Cúpula do G20 aprova forte declaração apesar do boicote de Trump
Líderes do grupo presentes a Joanesburgo aprovaram documento defendendo a transição energética, apoiando o combate às mudanças climáticas e condenando as desigualdades sociais, numa desafio às posições dos EUA

Os líderes do G20 presentes à cúpula do bloco, em Joanesburgo, na África do Sul, ignoraram o boicote do presidente Donald Trump ao evento e aprovaram uma forte declaração defendendo o combate às mudanças climáticas e condenando as disparidades econômicas e sociais no mundo.
O documento final da cúpula foi elaborado sem a participação dos Estados Unidos, já que Trump não só decidiu ignorar o encontro como também determinou que nenhuma autoridade do país fosse à África do Sul.
O presidente Luiz Inácio Lula da Silva, presente à cúpula, defendeu a aprovação do texto e defendeu posições similares às da África do Sul e de outros grandes países em desenvolvimento.
O boicote americano foi um movimento inédito, que levantou dúvidas inclusive sobre o futuro do grupo – que toma todas as suas decisões por consenso.
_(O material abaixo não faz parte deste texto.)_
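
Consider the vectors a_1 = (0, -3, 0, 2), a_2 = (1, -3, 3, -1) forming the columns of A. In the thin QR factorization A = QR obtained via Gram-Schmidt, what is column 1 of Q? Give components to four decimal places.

e_1 = (0.0000, -0.8321, 0.0000, 0.5547)

a_1 = (0, -3, 0, 2); ‖a_1‖ = 3.6056, so e_1 = (0.0000, -0.8321, 0.0000, 0.5547).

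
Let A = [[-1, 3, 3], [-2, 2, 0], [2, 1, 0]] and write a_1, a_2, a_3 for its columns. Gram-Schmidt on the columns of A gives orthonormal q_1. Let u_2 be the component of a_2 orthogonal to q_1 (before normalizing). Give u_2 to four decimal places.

q_1 = a_1/‖a_1‖ = (-1, -2, 2)/3.0000 = (-0.3333, -0.6667, 0.6667).
r_{12} = q_1·a_2 = -1.6667.
u_2 = a_2 + 1.6667·q_1 = (2.4444, 0.8889, 2.1111).

u_2 = (2.4444, 0.8889, 2.1111)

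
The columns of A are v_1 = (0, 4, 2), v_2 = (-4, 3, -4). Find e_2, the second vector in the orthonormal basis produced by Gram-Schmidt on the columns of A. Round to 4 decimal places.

e_2 = (-0.6309, 0.3470, -0.6940)

v_1 = (0, 4, 2); ‖v_1‖ = 4.4721, so e_1 = (0.0000, 0.8944, 0.4472).
e_1·v_2 = 0.0000·(-4) + 0.8944·3 + 0.4472·(-4) = 0.8944.
u_2 = v_2 − 0.8944·e_1 = (-4.0000, 2.2000, -4.4000).
‖u_2‖ = 6.3403, so e_2 = (-0.6309, 0.3470, -0.6940).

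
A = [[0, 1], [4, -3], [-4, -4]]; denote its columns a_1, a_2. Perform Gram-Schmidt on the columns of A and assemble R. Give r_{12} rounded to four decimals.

a_1 = (0, 4, -4); ‖a_1‖ = 5.6569, so q_1 = (0.0000, 0.7071, -0.7071).
r_{12} = q_1·a_2 = 0.7071.

r_{12} = 0.7071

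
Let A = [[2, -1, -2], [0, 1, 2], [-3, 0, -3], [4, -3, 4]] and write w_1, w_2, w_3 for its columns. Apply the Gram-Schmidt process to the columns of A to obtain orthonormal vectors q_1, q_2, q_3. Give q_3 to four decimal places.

q_3 = (-0.8392, 0.3659, -0.0239, 0.4017)

q_1 = w_1/‖w_1‖ = (2, 0, -3, 4)/5.3852 = (0.3714, 0.0000, -0.5571, 0.7428).
r_{12} = q_1·w_2 = -2.5997.
u_2 = w_2 + 2.5997·q_1 = (-0.0345, 1.0000, -1.4483, -1.0690).
‖u_2‖ = 2.0595, so q_2 = (-0.0167, 0.4856, -0.7032, -0.5191).
r_{13} = q_1·w_3 = 3.8996; r_{23} = q_2·w_3 = 1.0381.
u_3 = w_3 − 3.8996·q_1 − 1.0381·q_2 = (-3.4309, 1.4959, -0.0976, 1.6423).
‖u_3‖ = 4.0885, so q_3 = (-0.8392, 0.3659, -0.0239, 0.4017).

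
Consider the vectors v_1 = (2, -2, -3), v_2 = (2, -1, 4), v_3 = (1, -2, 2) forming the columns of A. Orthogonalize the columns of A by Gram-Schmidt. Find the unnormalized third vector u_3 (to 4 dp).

u_3 = (-0.7196, -0.9159, 0.1308)

q_1 = v_1/‖v_1‖ = (2, -2, -3)/4.1231 = (0.4851, -0.4851, -0.7276).
r_{12} = q_1·v_2 = -1.4552.
u_2 = v_2 + 1.4552·q_1 = (2.7059, -1.7059, 2.9412).
‖u_2‖ = 4.3454, so q_2 = (0.6227, -0.3926, 0.6769).
r_{13} = q_1·v_3 = 0.0000; r_{23} = q_2·v_3 = 2.7616.
u_3 = v_3 + 0.0000·q_1 − 2.7616·q_2 = (-0.7196, -0.9159, 0.1308).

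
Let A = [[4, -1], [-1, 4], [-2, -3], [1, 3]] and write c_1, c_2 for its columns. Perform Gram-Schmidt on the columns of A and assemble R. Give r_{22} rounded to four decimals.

r_{22} = 5.9122

q_1 = c_1/‖c_1‖ = (4, -1, -2, 1)/4.6904 = (0.8528, -0.2132, -0.4264, 0.2132).
r_{12} = q_1·c_2 = 0.2132.
u_2 = c_2 − 0.2132·q_1 = (-1.1818, 4.0455, -2.9091, 2.9545).
r_{22} = ‖u_2‖ = 5.9122.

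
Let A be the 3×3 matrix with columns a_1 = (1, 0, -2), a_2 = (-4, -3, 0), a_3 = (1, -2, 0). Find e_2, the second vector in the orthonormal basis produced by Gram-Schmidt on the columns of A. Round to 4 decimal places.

e_2 = (-0.6854, -0.6425, -0.3427)

e_1 = a_1/‖a_1‖ = (1, 0, -2)/2.2361 = (0.4472, 0.0000, -0.8944).
r_{12} = e_1·a_2 = -1.7889.
u_2 = a_2 + 1.7889·e_1 = (-3.2000, -3.0000, -1.6000).
‖u_2‖ = 4.6690, so e_2 = (-0.6854, -0.6425, -0.3427).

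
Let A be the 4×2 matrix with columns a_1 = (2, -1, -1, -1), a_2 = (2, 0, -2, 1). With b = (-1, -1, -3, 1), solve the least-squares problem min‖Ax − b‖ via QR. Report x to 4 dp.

e_1 = a_1/‖a_1‖ = (2, -1, -1, -1)/2.6458 = (0.7559, -0.3780, -0.3780, -0.3780).
r_{12} = e_1·a_2 = 1.8898.
u_2 = a_2 − 1.8898·e_1 = (0.5714, 0.7143, -1.2857, 1.7143).
‖u_2‖ = 2.3299, so e_2 = (0.2453, 0.3066, -0.5518, 0.7358).
Qᵀb = (0.3780, 1.8394).
Back-substitute: x_2 = 1.8394/2.3299 = 0.7895.
x_1 = (0.3780 − 1.8898·0.7895)/2.6458 = -0.4211.

x = (-0.4211, 0.7895)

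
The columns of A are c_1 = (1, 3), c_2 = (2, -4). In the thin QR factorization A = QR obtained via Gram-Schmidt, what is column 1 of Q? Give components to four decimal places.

q_1 = c_1/‖c_1‖ = (1, 3)/3.1623 = (0.3162, 0.9487).

q_1 = (0.3162, 0.9487)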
Um representante da Casa Branca chegou a dizer que aprovar uma declaração sem a participação americana era “uma vergonha”.
O documento tocou em pontos que desagradam muito o presidente Trump.
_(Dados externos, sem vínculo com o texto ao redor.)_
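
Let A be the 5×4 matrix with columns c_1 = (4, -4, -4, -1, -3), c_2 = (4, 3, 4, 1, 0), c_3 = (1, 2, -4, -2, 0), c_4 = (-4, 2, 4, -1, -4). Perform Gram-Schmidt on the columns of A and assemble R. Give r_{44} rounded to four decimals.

q_1 = c_1/‖c_1‖ = (4, -4, -4, -1, -3)/7.6158 = (0.5252, -0.5252, -0.5252, -0.1313, -0.3939).
r_{12} = q_1·c_2 = -1.7070.
u_2 = c_2 + 1.7070·q_1 = (4.8966, 2.1034, 3.1034, 0.7759, -0.6724).
‖u_2‖ = 6.2519, so q_2 = (0.7832, 0.3364, 0.4964, 0.1241, -0.1076).
r_{13} = q_1·c_3 = 1.8383; r_{23} = q_2·c_3 = -0.7777.
u_3 = c_3 − 1.8383·q_1 + 0.7777·q_2 = (0.6436, 3.2272, -2.6484, -1.6621, 0.6405).
‖u_3‖ = 4.5843, so q_3 = (0.1404, 0.7040, -0.5777, -0.3626, 0.1397).
r_{14} = q_1·c_4 = -3.5453; r_{24} = q_2·c_4 = -0.1682; r_{34} = q_3·c_4 = -1.6608.
u_4 = c_4 + 3.5453·q_1 + 0.1682·q_2 + 1.6608·q_3 = (-1.7730, 1.3637, 1.2620, -2.0468, -5.1826).
r_{44} = ‖u_4‖ = 6.1355.

r_{44} = 6.1355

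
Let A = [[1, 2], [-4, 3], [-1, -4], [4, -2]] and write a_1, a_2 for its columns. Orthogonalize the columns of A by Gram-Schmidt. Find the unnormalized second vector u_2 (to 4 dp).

u_2 = (2.4118, 1.3529, -4.4118, -0.3529)

a_1 = (1, -4, -1, 4); ‖a_1‖ = 5.8310, so q_1 = (0.1715, -0.6860, -0.1715, 0.6860).
q_1·a_2 = 0.1715·2 + (-0.6860)·3 + (-0.1715)·(-4) + 0.6860·(-2) = -2.4010.
u_2 = a_2 + 2.4010·q_1 = (2.4118, 1.3529, -4.4118, -0.3529).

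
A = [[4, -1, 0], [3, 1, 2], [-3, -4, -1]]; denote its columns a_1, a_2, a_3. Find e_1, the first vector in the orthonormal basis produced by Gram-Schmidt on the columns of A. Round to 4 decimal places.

e_1 = (0.6860, 0.5145, -0.5145)

a_1 = (4, 3, -3); ‖a_1‖ = 5.8310, so e_1 = (0.6860, 0.5145, -0.5145).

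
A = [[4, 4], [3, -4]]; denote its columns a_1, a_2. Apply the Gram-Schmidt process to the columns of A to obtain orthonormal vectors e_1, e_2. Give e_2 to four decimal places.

e_2 = (0.6000, -0.8000)

a_1 = (4, 3); ‖a_1‖ = 5.0000, so e_1 = (0.8000, 0.6000).
e_1·a_2 = 0.8000·4 + 0.6000·(-4) = 0.8000.
u_2 = a_2 − 0.8000·e_1 = (3.3600, -4.4800).
‖u_2‖ = 5.6000, so e_2 = (0.6000, -0.8000).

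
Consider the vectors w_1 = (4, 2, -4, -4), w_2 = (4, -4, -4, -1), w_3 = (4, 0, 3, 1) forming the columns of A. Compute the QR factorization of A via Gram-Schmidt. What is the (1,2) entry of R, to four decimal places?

r_{12} = 3.8829

w_1 = (4, 2, -4, -4); ‖w_1‖ = 7.2111, so q_1 = (0.5547, 0.2774, -0.5547, -0.5547).
r_{12} = q_1·w_2 = 3.8829.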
O G20 destacou, por exemplo, a gravidade das mudanças climáticas e a necessidade de uma melhor adaptação a elas, apoiando metas ambiciosas para impulsionar a energia renovável.
Segundo representantes da África do Sul, o governo americano havia indicado durante negociações ao longo do ano que vetaria esse tipo de menção no documento.
O presidente da África do Sul, Cyril Ramaphosa, não mencionou Trump ou os Estados Unidos no seu discurso de abertura do evento, mas fez menções indiretas ao boicote americano.
"Não devemos permitir que nada diminua o valor, a importância e o impacto da primeira presidência africana do G20”, disse ele.
Trump usou como desculpa para não participar do evento alegações infundadas de que o governo de maioria negra do país anfitrião persegue sua minoria branca.
Além disso, o presidente americano vem trabalhando desde que voltou à Casa Branca para minar o multilateralismo e as organizações que o representam, como é o caso concreto do G20.
Depois de um forte trabalho dos sul-africanos com relação às negociações, o G20 criticou também os níveis exorbitantes de serviço da dívida enfrentados pelos países pobres – especialmente na África.
Exploração de minerais críticos
Os anfitriões também conseguiram, pela primeira vez num G20, a aprovação de um documento específico sobre a exploração e beneficiamento de minerais críticos.
O bloco aprovou a ideia de que, em princípio, os países que detêm reservas desses minerais devem ter apoio para beneficiá-los no seu próprio território, um movimento importante para ajudar a economia desses lugares.
A África do Sul recebeu o apoio de vários líderes em seu confronto com Trump – que não foi citado diretamente nos principais discursos da cúpula.
Em seu discurso de abertura no evento, o presidente Lula também não mencionou o líder americano mas criticou o protecionismo e o multilateralismo.
Ele defendeu que o bloco trabalhe para resolver os conflitos no Sudão, na Ucrânia e em Gaza e disse que a desigualdade deveria ser declarada uma emergência global.